We viewers aren’t the only ones to leave frustrated. Story originator D.C. Fontana was so unhappy with the final teleplay that she gave credit to her pseudonym “Michael Richards.” In the final scene, while Kirk and McCoy moon around about how beautiful Losira was, Spock claims, “Beauty is transitory.” Kirk disagrees with this bizarre statement: “Beauty survives.” Huh? The line is not only nonsensical – since Losira clearly didn’t survive – but it also feels like a poor callback to the iconic final line of King Kong (1933): “It was beauty killed the beast.” Is Kirk saying that Losira’s physical beauty survived while her character did not? In King Kong, the line is an appropriate wrapping up of the story. In “That Which Survives,” there’s not enough story to bother summing up. Here was an opportunity to consider the concept of beauty – is it transitory, as Spock claims? Is it subjective, defined by the eye of the beholder? Or are certain qualities inherently beautiful? I’ve never heard anyone call a butterfly ugly. Are we humans limited to a superficial estimation of beauty? Is a caterpillar beautiful by itself, or because of the butterfly it will become?

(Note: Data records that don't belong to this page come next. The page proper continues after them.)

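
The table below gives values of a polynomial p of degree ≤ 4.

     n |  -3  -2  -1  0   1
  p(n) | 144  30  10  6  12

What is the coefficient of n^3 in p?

5

Write p(n) = an^4 + bn^3 + cn^2 + dn + e. Substituting each data point gives a linear system:
  81a - 27b + 9c - 3d + e = 144
  16a - 8b + 4c - 2d + e = 30
  a - b + c - d + e = 10
  e = 6
  a + b + c + d + e = 12
Solving the system yields a = 3, b = 5, c = 2, d = -4, e = 6.
So p(n) = 3n^4 + 5n^3 + 2n^2 - 4n + 6.
The coefficient of n^3 is 5.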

Or the episode could have gone in other directions, exploring loneliness, or technology run amok, or the terrifying potential of a disease that targets the DNA of individual victims. There were even more radical possibilities: for example, we had a chance to see how the men-folk of Star Trek would respond to a sexual predator that hunted them for a change. Or what if Losira represented sexually transmitted diseases as a consequence of the sexual revolution of the 1960s? It would have been relevant at the time: Rates of gonorrhea skyrocketed in the U.S. during that decade, going from 145.4 per 100,000 in 1960 to 294.2 in 1970. Whatever the episode’s muddled intent, an individual’s physical beauty may survive in imagery, and the beauty of their deeds or personality may survive in our memory, but those don’t hold a candle to the real thing.